I'll defer to your expertise on the complexity of the problem; I've never worked analytics on that scale.
I have to figure that the biggest media players (Disney, Comcast, AT&T/Time Warner, Viacom, CBS, Newscorp) do it in-house. Netflix certainly does. But I can see how it's a hard problem for something the size of the New York Times that's big enough to require serious analytics work but not big enough to afford it on the same scale that the major players can.
A lot of this feels like misplaced priorities, though. Univision spent somewhere around $200 million on a
controlling stake in The Onion, with the two major results of (1) ruining the AV Club and (2)
deciding to sell it. Tribune spent a nontrivial amount of money changing its name to Tronc and then changing it back to Tribune because Tronc is a stupid name. I don't know what kind of infrastructure and engineers they could have bought with that kind of money; maybe it still would have been wasted if that was where they'd put their resources. But I have a hard time imagining a scenario in which it would be a bigger waste than the stuff they
actually wasted that money on.
Being able to subcontract to a reliable and scalable third party is vital to most businesses.
Second, one of the largest of those subcontract services just admitted that their product is completely unreliable and thus worthless.
Fuuuuuuuuuuuuuuuuuuuuuuuuck.
Not that this is a huge surprise, but it IS a stick against the already buzzing beehive of this industry.
And that's another thing: no, it's fucking
not a surprise. The extent to which the media have been hitching their wagons to Facebook is
insane.
Yes, Facebook presence is absolutely essential in that industry; that's inescapable. But there's a difference between having a Facebook profile where you post articles, advertise, and engage readership, and outsourcing your goddamn fundamental infrastructure to the "They 'trust me' -- dumb fucks" guy.
The appropriate way to treat Facebook is as a necessary evil.
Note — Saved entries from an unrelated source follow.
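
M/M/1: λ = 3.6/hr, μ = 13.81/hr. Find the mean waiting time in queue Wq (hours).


ρ = 3.6/13.81 = 0.2607
Wq = ρ/(μ−λ) = 0.2607/(13.81 − 3.6) = 0.2607/10.21 = 0.02553 hr

Final: 0.02553 hr


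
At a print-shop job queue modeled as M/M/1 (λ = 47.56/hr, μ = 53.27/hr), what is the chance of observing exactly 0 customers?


ρ = 47.56/53.27 = 0.8928
P_n = (1−ρ)·ρ^n = (1 − 0.8928)·0.8928^0 = 0.1072·1.000000 = 0.107190

Final: 0.107190


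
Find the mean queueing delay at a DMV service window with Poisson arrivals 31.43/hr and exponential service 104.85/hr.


ρ = 31.43/104.85 = 0.2998
Wq = ρ/(μ−λ) = 0.2998/(104.85 − 31.43) = 0.2998/73.42 = 0.004083 hr

Final: 0.004083 hr


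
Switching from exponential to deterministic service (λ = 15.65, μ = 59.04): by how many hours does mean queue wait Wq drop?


ρ = 15.65/59.04 = 0.2651
Wq(M/M/1) = ρ/(μ−λ) = 0.2651/43.39 = 0.006109 hr
Wq(M/D/1) = ρ/(2(μ−λ)) = 0.003055 hr
Savings = 0.006109 − 0.003055 = 0.003055 hr

Final: 0.003055 hr


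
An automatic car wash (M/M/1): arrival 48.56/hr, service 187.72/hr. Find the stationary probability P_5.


ρ = 48.56/187.72 = 0.2587
P_n = (1−ρ)·ρ^n = (1 − 0.2587)·0.2587^5 = 0.7413·0.001158 = 0.0008587

Final: 0.0008587


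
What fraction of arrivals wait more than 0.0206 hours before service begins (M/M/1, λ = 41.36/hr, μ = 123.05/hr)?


ρ = 41.36/123.05 = 0.3361
P(Wq > t) = ρ·e^{−(μ−λ)t} = 0.3361·e^{−1.6828}
= 0.3361·0.185850 = 0.062469

Final: 0.062469


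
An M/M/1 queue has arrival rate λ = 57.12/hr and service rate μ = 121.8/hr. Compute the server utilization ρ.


ρ = λ/μ = 57.12/121.8 = 0.4690

Final: 0.4690


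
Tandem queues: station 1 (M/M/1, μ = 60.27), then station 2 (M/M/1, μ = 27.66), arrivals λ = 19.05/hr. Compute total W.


Each node sees arrival rate λ = 19.05/hr (tandem ⇒ throughput preserved).
W₁ = 1/(μ₁−λ) = 1/(60.27−19.05) = 0.02426 hr
W₂ = 1/(μ₂−λ) = 1/(27.66−19.05) = 0.11614 hr
W_total = W₁ + W₂ = 0.02426 + 0.11614 = 0.14040 hr

Final: 0.14040 hr


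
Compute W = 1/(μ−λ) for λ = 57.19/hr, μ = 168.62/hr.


W = 1/(μ−λ) = 1/(168.62 − 57.19) = 1/111.43 = 0.008974 hr

Final: 0.008974 hr


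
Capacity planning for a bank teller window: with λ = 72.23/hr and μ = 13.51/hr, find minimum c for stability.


Stability requires cμ > λ ⇔ c > λ/μ.
λ/μ = 72.23/13.51 = 5.3464
Minimum integer c = ⌊5.3464⌋ + 1 = 6
Check: 6·13.51 = 81.06 > 72.23, while 5·13.51 = 67.55 ≤ 72.23

Final: 6 servers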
It should absolutely not be one of trust.
The same is true of Google, though at least I'd be a
little more surprised if Google carelessly torched its reputation as an analytics firm in exchange for short-term gain.
So perhaps the answer is "outsource it to a third party but have at least
something running on your own servers and
somebody auditing it in-house to make sure the numbers check out."
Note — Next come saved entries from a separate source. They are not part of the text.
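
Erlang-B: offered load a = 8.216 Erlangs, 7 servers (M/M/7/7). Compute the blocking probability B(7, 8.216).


B(c,a) = (a^c/c!) / Σ_{k=0}^{c} a^k/k!
a^7/7! = 501.409407
Σ terms (k=0..7): 1.00000 + 8.21600 + 33.75133 + 92.43364 + 189.85869 + 311.97580 + 427.19886 + 501.40941 = 1565.843724
B = 501.409407/1565.843724 = 0.320217

Final: 0.320217


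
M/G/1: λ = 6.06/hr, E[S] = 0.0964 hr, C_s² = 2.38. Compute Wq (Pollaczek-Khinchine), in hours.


ρ = λ·E[S] = 6.06·0.0964 = 0.5842
E[S²] = E[S]²(1+C_s²) = 0.0964²·(1+2.38) = 0.031410
Wq = λ·E[S²]/(2(1−ρ)) = 6.06·0.031410/(2·0.4158) = 0.22888 hr

Final: 0.22888 hr


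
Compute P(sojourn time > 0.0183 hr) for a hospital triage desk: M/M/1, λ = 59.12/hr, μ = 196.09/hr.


W ~ Exponential(μ−λ) for M/M/1.
μ − λ = 196.09 − 59.12 = 136.9700
P(W > t) = e^{−(μ−λ)t} = e^{−2.5066} = 0.081549

Final: 0.081549


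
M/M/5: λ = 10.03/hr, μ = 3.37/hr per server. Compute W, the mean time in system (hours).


a = 2.9763; ρ = 0.5953; P₀ = 0.047899
Lq = P₀·a^c·ρ/(c!(1−ρ)²) = 0.33872
Wq = Lq/λ = 0.33872/10.03 = 0.03377 hr
W = Wq + 1/μ = 0.03377 + 0.29674 = 0.33051 hr

Final: 0.33051 hr


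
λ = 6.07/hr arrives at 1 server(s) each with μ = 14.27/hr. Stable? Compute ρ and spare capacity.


Total capacity cμ = 1·14.27 = 14.27/hr
ρ = λ/(cμ) = 6.07/14.27 = 0.4254
Stable ⇔ ρ < 1: YES
Spare capacity = cμ − λ = 14.27 − 6.07 = 8.20/hr

Final: ρ = 0.4254; stable; margin = 8.20/hr


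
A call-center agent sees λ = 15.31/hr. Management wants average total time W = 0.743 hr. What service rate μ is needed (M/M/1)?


W = 1/(μ−λ) ⇒ μ − λ = 1/W = 1/0.743 = 1.3459
μ = λ + 1/W = 15.31 + 1.3459 = 16.6559 per hr

Final: 16.6559 /hr


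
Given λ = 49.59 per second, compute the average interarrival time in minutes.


Mean interarrival time = 1/λ = 1/49.59 second = 0.02017 second
In minutes: 0.02017 × 0.0166667 = 0.0003361 min

Final: 0.0003361 min


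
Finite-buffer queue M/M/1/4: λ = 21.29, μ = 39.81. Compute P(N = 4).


ρ = λ/μ = 21.29/39.81 = 0.5348
P_K = (1−ρ)ρ^K/(1−ρ^(K+1)) = (0.4652·0.081796)/(1 − 0.043744)
= 0.038052/0.956256 = 0.039793

Final: 0.039793


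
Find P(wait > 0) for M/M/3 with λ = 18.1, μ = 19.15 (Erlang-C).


a = λ/μ = 0.9452; ρ = a/3 = 0.3151
P₀ = 0.385015 (from M/M/c formula)
C(c,a) = [a^c/(c!(1−ρ))]·P₀ = [0.84436/(6·0.6849)]·0.385015
= 0.20546·0.385015 = 0.079104

Final: 0.079104


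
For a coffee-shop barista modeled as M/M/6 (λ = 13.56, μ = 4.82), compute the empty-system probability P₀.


a = λ/μ = 13.56/4.82 = 2.8133; ρ = a/c = 0.4689
Σ_{k=0}^{5} a^k/k! (terms k=0..5) = 1.00000 + 2.81328 + 3.95727 + 3.71096 + 2.60999 + 1.46853 = 15.56003
Tail: a^6/(6!(1−ρ)) = 495.76505/(720·0.5311) = 1.29643
P₀ = 1/(15.56003 + 1.29643) = 1/16.85646 = 0.059324

Final: 0.059324


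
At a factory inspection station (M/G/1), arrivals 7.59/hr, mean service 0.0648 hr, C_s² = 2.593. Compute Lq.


ρ = λ·E[S] = 7.59·0.0648 = 0.4918
Lq = ρ²(1+C_s²)/(2(1−ρ)) = 0.2419·(1+2.593)/(2·0.5082)
= 0.2419·3.5930/1.0163 = 0.85517

Final: 0.85517


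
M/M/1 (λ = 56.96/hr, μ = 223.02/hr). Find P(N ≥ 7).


ρ = 56.96/223.02 = 0.2554
P(N ≥ n) = ρ^n = 0.2554^7 = 0.00007089

Final: 0.00007089


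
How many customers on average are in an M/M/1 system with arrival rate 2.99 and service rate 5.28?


ρ = λ/μ = 2.99/5.28 = 0.5663
L = ρ/(1−ρ) = 0.5663/(1 − 0.5663) = 0.5663/0.4337 = 1.3057

Final: 1.3057


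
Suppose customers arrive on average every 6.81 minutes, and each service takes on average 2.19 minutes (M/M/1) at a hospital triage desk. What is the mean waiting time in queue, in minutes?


λ = 60/6.81 = 8.8106 /hr
μ = 60/2.19 = 27.3973 /hr
ρ = λ/μ = 8.8106/27.3973 = 0.3216
Wq = ρ/(μ−λ) = 0.3216/(27.3973−8.8106) = 0.01730 hr
In minutes: 0.01730·60 = 1.038 min

Final: 1.038 min


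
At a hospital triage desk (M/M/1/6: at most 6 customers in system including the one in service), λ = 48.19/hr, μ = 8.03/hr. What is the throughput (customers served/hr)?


ρ = 6.0012; P_K = (1−ρ)ρ^6/(1−ρ^7) = 0.833371
λ_eff = λ(1 − P_K) = 48.19·(1 − 0.833371) = 48.19·0.166629 = 8.0299 /hr

Final: 8.0299 /hr


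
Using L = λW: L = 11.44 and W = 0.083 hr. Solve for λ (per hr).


λ = L/W = 11.44/0.083 = 137.8313 /hr

Final: 137.8313 /hr


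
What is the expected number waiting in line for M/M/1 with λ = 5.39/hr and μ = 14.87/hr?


ρ = 5.39/14.87 = 0.3625
Lq = ρ²/(1−ρ) = 0.1314/0.6375 = 0.2061

Final: 0.2061


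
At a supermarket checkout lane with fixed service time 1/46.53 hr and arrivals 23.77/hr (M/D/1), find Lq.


ρ = 23.77/46.53 = 0.5109
M/D/1: Lq = ρ²/(2(1−ρ)) = 0.2610/(2·0.4891) = 0.26676

Final: 0.26676


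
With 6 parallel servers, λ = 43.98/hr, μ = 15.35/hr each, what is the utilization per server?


ρ = λ/(cμ) = 43.98/(6·15.35) = 43.98/92.10 = 0.4775

Final: 0.4775


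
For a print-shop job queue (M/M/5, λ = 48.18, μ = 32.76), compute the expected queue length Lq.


a = λ/μ = 1.4707; ρ = a/5 = 0.2941
P₀ = 0.229437
Lq = P₀·a^c·ρ / (c!·(1−ρ)²) = 0.229437·6.88041·0.2941/(120·0.49824)
= 0.007766

Final: 0.007766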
What does this all mean? What do we do about it? What CAN we do about it? Can we trust any of these services moving forward? Can we even trust our OWN STAFF? (In a lot of cases: No.)
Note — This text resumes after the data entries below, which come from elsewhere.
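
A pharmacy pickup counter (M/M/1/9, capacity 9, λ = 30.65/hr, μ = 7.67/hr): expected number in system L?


ρ = 30.65/7.67 = 3.9961
L = ρ[1 − (K+1)ρ^K + Kρ^(K+1)] / [(1−ρ)(1−ρ^(K+1))]
Numerator: 3.9961·(1 − 10·259845.999014 + 9·1038367.649254) = 26961010.169361
Denominator: (-2.9961)·(-1038366.649254) = 3111038.539748
L = 26961010.169361/3111038.539748 = 8.6662

Final: 8.6662


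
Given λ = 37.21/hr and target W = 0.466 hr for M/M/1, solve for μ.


W = 1/(μ−λ) ⇒ μ − λ = 1/W = 1/0.466 = 2.1459
μ = λ + 1/W = 37.21 + 2.1459 = 39.3559 per hr

Final: 39.3559 /hr


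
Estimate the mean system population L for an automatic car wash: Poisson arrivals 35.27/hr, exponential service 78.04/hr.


ρ = λ/μ = 35.27/78.04 = 0.4519
L = ρ/(1−ρ) = 0.4519/(1 − 0.4519) = 0.4519/0.5481 = 0.8246

Final: 0.8246


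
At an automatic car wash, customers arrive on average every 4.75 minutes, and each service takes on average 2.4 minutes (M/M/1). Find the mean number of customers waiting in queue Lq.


λ = 60/4.75 = 12.6316 /hr
μ = 60/2.4 = 25.0000 /hr
ρ = λ/μ = 12.6316/25.0000 = 0.5053
Lq = ρ²/(1−ρ) = 0.2553/0.4947 = 0.5160

Final: 0.5160


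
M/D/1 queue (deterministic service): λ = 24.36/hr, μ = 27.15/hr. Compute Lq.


ρ = 24.36/27.15 = 0.8972
M/D/1: Lq = ρ²/(2(1−ρ)) = 0.8050/(2·0.1028) = 3.91697

Final: 3.91697


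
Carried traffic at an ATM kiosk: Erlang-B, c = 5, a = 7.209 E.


B(5,7.209) = 0.436841 (Erlang-B)
Carried load = a(1 − B) = 7.209·(1 − 0.436841) = 7.209·0.563159 = 4.0598 E

Final: 4.0598 Erlangs


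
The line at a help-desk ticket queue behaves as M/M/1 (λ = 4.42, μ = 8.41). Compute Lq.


ρ = 4.42/8.41 = 0.5256
Lq = ρ²/(1−ρ) = 0.2762/0.4744 = 0.5822

Final: 0.5822


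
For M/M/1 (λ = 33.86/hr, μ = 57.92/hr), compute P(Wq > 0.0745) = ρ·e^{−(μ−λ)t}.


ρ = 33.86/57.92 = 0.5846
P(Wq > t) = ρ·e^{−(μ−λ)t} = 0.5846·e^{−1.7925}
= 0.5846·0.166548 = 0.097364

Final: 0.097364


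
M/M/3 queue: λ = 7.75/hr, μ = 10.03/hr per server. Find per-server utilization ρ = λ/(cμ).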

Nothing in life is certain, but the steps required to encourage company loyalty are well-researched, well-documented, and antithetical to the way most major publicly-traded corporations currently function.
So yeah, kind of A Big Damned Thing here. REAL fun if you're an advertising provider (which is another 20% of my time). My crystal ball is frequently wrong about these big tidal shifts, so I'm just going to begin and end with "Fuck" and go drink fifths of rum until I forget why I'm doing it.